Over 11,000 scientists have come together from across the globe in a united effort to declare a climate emergency, and have warned of the potential for ‘untold suffering’ that may come if we continue to ignore the state of our planet.
The warning was issued by scientists from the University of Sydney, Australia, Oregon State University and Tufts University in the US and the University of Cape Town in South Africa, backed up by over 11,000 signatories from 153 countries.
With thousands of scientists agreeing on the fact that planet Earth is facing destruction, it is vital that the problem is addressed. 2019 has been the year of climate change awareness with Extinction Rebellion protests sweeping the country and a climate emergency being declared. As more and more people are galvanised by climate action, questions are being asked concerning what can be done. Who is responsible and what can we do ourselves to prevent climate change becoming irreversible?
By now we all know how damaging plastic can be for the environment. In fact, it is the number one cause of beach and ocean pollution, killing marine life, plants and ecosystems. Plastic is an epidemic which must be defeated in order to tackle climate change head on in order to save thousands of species and habitats. The biggest culprit is microplastics which are pieces of plastics less than five millimeters in length commonly found in drinking supplies, bottled water, oceans, lakes and rivers. Whilst also found in the human body, they are less harmful to us than they are to oceans and other water sources as they damage the marine ecosystems. The problem is intensifying as fishing and shipping industries spread.
Poorly regulated incineration of plastic waste not only negatively impacts marine ecosystems, but also human health. In 2019 alone, scientists have estimated that the production and incineration of plastic will release more than 850 million tonnes of greenhouse gases into the atmosphere; by 2050 it is estimated this could rise to 2.8 billion tonnes. It has been suggested that a system should be implemented to fine polluters for their impact of their produce on the environment, forcing corporations to be responsible for their impact on climate change.
Whilst it is important that corporations cut down on their plastic use, there are simple ways you can help from home to decrease the global demand for plastic. In England, 35 million water bottles are used every day with over half ending up in landfills, putting more microplastics in the environment. If everyone cut down their use of single use plastic water bottles by investing in a good reusable bottle, the demand for single use plastics will decrease. Other ways to help easily at home include using reusable shopping bags, ditching face wipes and opting for a wooden toothbrush.
Greenhouses gases are also a major culprit, trapping heat in the atmosphere and causing drastic habitat changes to those in colder climates.

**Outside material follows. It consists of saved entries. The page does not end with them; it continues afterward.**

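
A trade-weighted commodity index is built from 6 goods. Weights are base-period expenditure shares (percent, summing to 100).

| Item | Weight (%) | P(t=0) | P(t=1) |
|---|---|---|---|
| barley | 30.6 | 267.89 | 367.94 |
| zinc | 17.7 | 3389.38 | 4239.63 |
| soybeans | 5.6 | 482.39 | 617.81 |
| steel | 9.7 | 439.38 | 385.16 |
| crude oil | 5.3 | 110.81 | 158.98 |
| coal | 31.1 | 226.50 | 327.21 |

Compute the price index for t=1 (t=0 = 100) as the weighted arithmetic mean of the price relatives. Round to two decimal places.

132.38

barley: 30.6 × (367.94/267.89) = 30.6 × 1.373474 = 42.0283
zinc: 17.7 × (4239.63/3389.38) = 17.7 × 1.250857 = 22.1402
soybeans: 5.6 × (617.81/482.39) = 5.6 × 1.280727 = 7.1721
steel: 9.7 × (385.16/439.38) = 9.7 × 0.876599 = 8.5030
crude oil: 5.3 × (158.98/110.81) = 5.3 × 1.434708 = 7.6040
coal: 31.1 × (327.21/226.50) = 31.1 × 1.444636 = 44.9282
Index = Σ wᵢ·(p₁ᵢ/p₀ᵢ) = 42.0283 + 22.1402 + 7.1721 + 8.5030 + 7.6040 + 44.9282 = 132.3757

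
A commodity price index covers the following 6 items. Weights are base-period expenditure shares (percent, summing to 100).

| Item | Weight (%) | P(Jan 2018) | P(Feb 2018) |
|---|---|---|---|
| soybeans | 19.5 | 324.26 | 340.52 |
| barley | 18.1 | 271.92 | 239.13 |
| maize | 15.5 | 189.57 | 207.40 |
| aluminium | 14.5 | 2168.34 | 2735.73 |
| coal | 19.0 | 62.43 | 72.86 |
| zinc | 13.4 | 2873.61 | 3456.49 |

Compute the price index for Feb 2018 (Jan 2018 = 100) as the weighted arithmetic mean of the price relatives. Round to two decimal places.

109.94

soybeans: 19.5 × (340.52/324.26) = 19.5 × 1.050145 = 20.4778
barley: 18.1 × (239.13/271.92) = 18.1 × 0.879413 = 15.9174
maize: 15.5 × (207.40/189.57) = 15.5 × 1.094055 = 16.9579
aluminium: 14.5 × (2735.73/2168.34) = 14.5 × 1.261670 = 18.2942
coal: 19.0 × (72.86/62.43) = 19.0 × 1.167067 = 22.1743
zinc: 13.4 × (3456.49/2873.61) = 13.4 × 1.202839 = 16.1180
Index = Σ wᵢ·(p₁ᵢ/p₀ᵢ) = 20.4778 + 15.9174 + 16.9579 + 18.2942 + 22.1743 + 16.1180 = 109.9396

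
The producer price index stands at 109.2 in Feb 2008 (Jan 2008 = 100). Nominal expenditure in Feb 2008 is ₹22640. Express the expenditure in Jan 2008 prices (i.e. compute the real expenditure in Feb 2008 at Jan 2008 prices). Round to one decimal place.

20732.6

Real = Nominal ÷ (Index/100) = 22640 ÷ (109.2/100)
     = 22640 ÷ 1.092 = 20732.6007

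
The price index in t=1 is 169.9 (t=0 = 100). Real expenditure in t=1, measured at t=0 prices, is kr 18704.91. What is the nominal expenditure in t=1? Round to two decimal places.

31779.64

Nominal = Real × (Index/100) = 18704.91 × (169.9/100)
        = 18704.91 × 1.699 = 31779.6421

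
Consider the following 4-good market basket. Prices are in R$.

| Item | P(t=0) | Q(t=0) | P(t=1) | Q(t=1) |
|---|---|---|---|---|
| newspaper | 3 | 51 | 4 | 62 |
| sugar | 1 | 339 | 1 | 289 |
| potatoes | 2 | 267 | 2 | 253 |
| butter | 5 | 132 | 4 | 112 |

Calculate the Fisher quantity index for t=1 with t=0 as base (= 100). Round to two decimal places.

92.15

Laspeyres component (base-period weights):
ΣP(t=0)Q(t=1) = 3×62 + 1×289 + 2×253 + 5×112 = 186 + 289 + 506 + 560 = 1541
ΣP(t=0)Q(t=0) = 3×51 + 1×339 + 2×267 + 5×132 = 153 + 339 + 534 + 660 = 1686
L = 1541 / 1686 × 100 = 91.3998
Paasche component (current-period weights):
ΣP(t=1)Q(t=1) = 4×62 + 1×289 + 2×253 + 4×112 = 248 + 289 + 506 + 448 = 1491
ΣP(t=1)Q(t=0) = 4×51 + 1×339 + 2×267 + 4×132 = 204 + 339 + 534 + 528 = 1605
P = 1491 / 1605 × 100 = 92.8972
Fisher = √(L × P) = √(91.3998 × 92.8972) = 92.1454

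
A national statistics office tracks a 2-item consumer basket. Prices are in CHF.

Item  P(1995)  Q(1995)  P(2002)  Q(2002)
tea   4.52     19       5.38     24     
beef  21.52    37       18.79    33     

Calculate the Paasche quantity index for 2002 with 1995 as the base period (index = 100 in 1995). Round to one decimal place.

93.9

Paasche quantity index uses current-period prices as weights.
ΣP(2002)·Q(2002) = 5.38×24 + 18.79×33 = 129.12 + 620.07 = 749.19
ΣP(2002)·Q(1995) = 5.38×19 + 18.79×37 = 102.22 + 695.23 = 797.45
Index = 749.19 / 797.45 × 100 = 93.9482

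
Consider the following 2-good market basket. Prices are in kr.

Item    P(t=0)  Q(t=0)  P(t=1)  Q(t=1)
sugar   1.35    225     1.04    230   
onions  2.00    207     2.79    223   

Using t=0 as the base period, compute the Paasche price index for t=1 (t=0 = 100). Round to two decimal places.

113.86

Paasche price index uses current-period quantities as weights.
ΣP(t=1)·Q(t=1) = 1.04×230 + 2.79×223 = 239.2 + 622.17 = 861.37
ΣP(t=0)·Q(t=1) = 1.35×230 + 2.00×223 = 310.5 + 446 = 756.5
Index = 861.37 / 756.5 × 100 = 113.8625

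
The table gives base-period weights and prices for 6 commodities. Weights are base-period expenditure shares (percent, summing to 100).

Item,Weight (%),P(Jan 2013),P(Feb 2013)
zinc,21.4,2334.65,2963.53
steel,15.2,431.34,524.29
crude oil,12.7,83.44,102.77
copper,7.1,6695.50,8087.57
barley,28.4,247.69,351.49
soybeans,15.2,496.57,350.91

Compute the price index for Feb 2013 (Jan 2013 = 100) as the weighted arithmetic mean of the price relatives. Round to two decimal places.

120.90

zinc: 21.4 × (2963.53/2334.65) = 21.4 × 1.269368 = 27.1645
steel: 15.2 × (524.29/431.34) = 15.2 × 1.215491 = 18.4755
crude oil: 12.7 × (102.77/83.44) = 12.7 × 1.231663 = 15.6421
copper: 7.1 × (8087.57/6695.50) = 7.1 × 1.207911 = 8.5762
barley: 28.4 × (351.49/247.69) = 28.4 × 1.419072 = 40.3017
soybeans: 15.2 × (350.91/496.57) = 15.2 × 0.706668 = 10.7413
Index = Σ wᵢ·(p₁ᵢ/p₀ᵢ) = 27.1645 + 18.4755 + 15.6421 + 8.5762 + 40.3017 + 10.7413 = 120.9012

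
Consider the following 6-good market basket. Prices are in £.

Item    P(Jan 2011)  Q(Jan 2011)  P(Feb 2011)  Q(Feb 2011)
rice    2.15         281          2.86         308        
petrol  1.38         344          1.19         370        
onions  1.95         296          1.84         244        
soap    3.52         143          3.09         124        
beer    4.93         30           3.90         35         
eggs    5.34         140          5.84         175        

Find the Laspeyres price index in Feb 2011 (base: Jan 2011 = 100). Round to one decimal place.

Laspeyres price index uses base-period quantities as weights.
ΣP(Feb 2011)·Q(Jan 2011) = 2.86×281 + 1.19×344 + 1.84×296 + 3.09×143 + 3.90×30 + 5.84×140 = 803.66 + 409.36 + 544.64 + 441.87 + 117 + 817.6 = 3134.13
ΣP(Jan 2011)·Q(Jan 2011) = 2.15×281 + 1.38×344 + 1.95×296 + 3.52×143 + 4.93×30 + 5.34×140 = 604.15 + 474.72 + 577.2 + 503.36 + 147.9 + 747.6 = 3054.93
Index = 3134.13 / 3054.93 × 100 = 102.5925

102.6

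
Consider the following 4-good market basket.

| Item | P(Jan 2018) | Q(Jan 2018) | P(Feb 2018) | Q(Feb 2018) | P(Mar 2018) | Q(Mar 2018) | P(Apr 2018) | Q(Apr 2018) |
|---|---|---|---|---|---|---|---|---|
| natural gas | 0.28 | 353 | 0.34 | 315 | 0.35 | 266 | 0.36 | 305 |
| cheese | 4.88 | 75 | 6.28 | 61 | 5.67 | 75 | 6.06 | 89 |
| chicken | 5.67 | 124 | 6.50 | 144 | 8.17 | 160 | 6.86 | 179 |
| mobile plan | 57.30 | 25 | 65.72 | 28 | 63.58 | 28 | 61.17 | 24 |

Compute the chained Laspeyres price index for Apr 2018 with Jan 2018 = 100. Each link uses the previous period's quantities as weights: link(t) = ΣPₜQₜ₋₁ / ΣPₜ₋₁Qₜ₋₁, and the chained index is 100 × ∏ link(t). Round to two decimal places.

Link Jan 2018→Feb 2018:
ΣP(Feb 2018)Q(Jan 2018) = 0.34×353 + 6.28×75 + 6.50×124 + 65.72×25 = 120.02 + 471 + 806 + 1643 = 3040.02
ΣP(Jan 2018)Q(Jan 2018) = 0.28×353 + 4.88×75 + 5.67×124 + 57.30×25 = 98.84 + 366 + 703.08 + 1432.5 = 2600.42
link = 3040.02/2600.42 = 1.169050
Link Feb 2018→Mar 2018:
ΣP(Mar 2018)Q(Feb 2018) = 0.35×315 + 5.67×61 + 8.17×144 + 63.58×28 = 110.25 + 345.87 + 1176.48 + 1780.24 = 3412.84
ΣP(Feb 2018)Q(Feb 2018) = 0.34×315 + 6.28×61 + 6.50×144 + 65.72×28 = 107.1 + 383.08 + 936 + 1840.16 = 3266.34
link = 3412.84/3266.34 = 1.044851
Link Mar 2018→Apr 2018:
ΣP(Apr 2018)Q(Mar 2018) = 0.36×266 + 6.06×75 + 6.86×160 + 61.17×28 = 95.76 + 454.5 + 1097.6 + 1712.76 = 3360.62
ΣP(Mar 2018)Q(Mar 2018) = 0.35×266 + 5.67×75 + 8.17×160 + 63.58×28 = 93.1 + 425.25 + 1307.2 + 1780.24 = 3605.79
link = 3360.62/3605.79 = 0.932007
Chained index = 100 × 1.169050 × 1.044851 × 0.932007 = 113.8430

113.84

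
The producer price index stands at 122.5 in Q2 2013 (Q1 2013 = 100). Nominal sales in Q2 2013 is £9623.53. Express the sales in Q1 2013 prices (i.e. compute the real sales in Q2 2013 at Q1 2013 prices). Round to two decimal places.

Real = Nominal ÷ (Index/100) = 9623.53 ÷ (122.5/100)
     = 9623.53 ÷ 1.225 = 7855.9429

7855.94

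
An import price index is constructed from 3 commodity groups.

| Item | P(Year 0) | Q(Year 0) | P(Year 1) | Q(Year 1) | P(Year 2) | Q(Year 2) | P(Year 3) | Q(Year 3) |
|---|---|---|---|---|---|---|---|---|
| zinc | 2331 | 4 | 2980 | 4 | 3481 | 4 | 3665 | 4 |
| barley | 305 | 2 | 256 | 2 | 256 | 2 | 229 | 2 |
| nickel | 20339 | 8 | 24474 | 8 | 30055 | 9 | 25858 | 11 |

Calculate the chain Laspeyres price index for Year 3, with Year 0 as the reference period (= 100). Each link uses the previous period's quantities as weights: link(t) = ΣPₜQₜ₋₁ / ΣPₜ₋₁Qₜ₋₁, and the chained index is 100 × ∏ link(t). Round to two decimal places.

Link Year 0→Year 1:
ΣP(Year 1)Q(Year 0) = 2980×4 + 256×2 + 24474×8 = 11920 + 512 + 195792 = 208224
ΣP(Year 0)Q(Year 0) = 2331×4 + 305×2 + 20339×8 = 9324 + 610 + 162712 = 172646
link = 208224/172646 = 1.206075
Link Year 1→Year 2:
ΣP(Year 2)Q(Year 1) = 3481×4 + 256×2 + 30055×8 = 13924 + 512 + 240440 = 254876
ΣP(Year 1)Q(Year 1) = 2980×4 + 256×2 + 24474×8 = 11920 + 512 + 195792 = 208224
link = 254876/208224 = 1.224047
Link Year 2→Year 3:
ΣP(Year 3)Q(Year 2) = 3665×4 + 229×2 + 25858×9 = 14660 + 458 + 232722 = 247840
ΣP(Year 2)Q(Year 2) = 3481×4 + 256×2 + 30055×9 = 13924 + 512 + 270495 = 284931
link = 247840/284931 = 0.869825
Chained index = 100 × 1.206075 × 1.224047 × 0.869825 = 128.4116

128.41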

Greenhouses gases are caused by burning fossil fuels; emitting coal, natural gas and oil; decaying waste in landfills and the process of agricultural and industrial activities. Gases remain in the atmosphere from a few years to thousands of years, causing lasting damage to ecosystems and human health. Greenhouse gases essentially thicken the Earth’s blanket, trapping heat inside.
Since the Industrial Revolution, the average temperature globally has risen by around 1°C, a rapid change as previous temperature changes are thought of have happened over much longer periods of time. The ten hottest years in the UK since 1884 have all happened in the last 17 years whilst globally the 20 warmest years on record have all occurred in the past 22 years.
In order to avoid further dramatic increases to the average surface temperature of planet Earth, it is vital that greenhouse gas emissions are cut and renewable energy sources are implemented. Greenhouse gasses can also be reduced by better land practices, cutting carbon dioxide levels in the air. An easy way to do this would be to reduce beef farming which has a significantly high impact on greenhouse gas emissions globally.
It is estimated that if we continue to burn fossil fuels at the same rate, we could see the average global temperature rise by more than 4°C by 2100. The drastic consequences arising from this would change planet Earth forever. For example, the extinction risk of global warming is formidable with thousands of species thought to be at risk as a result.
Making simple changes at home, while helpful, is unlikely to help stop climate change becoming irreversible. Massive changes are required on the part of global corporations and governments to address the situation that threatens to destroy our only home.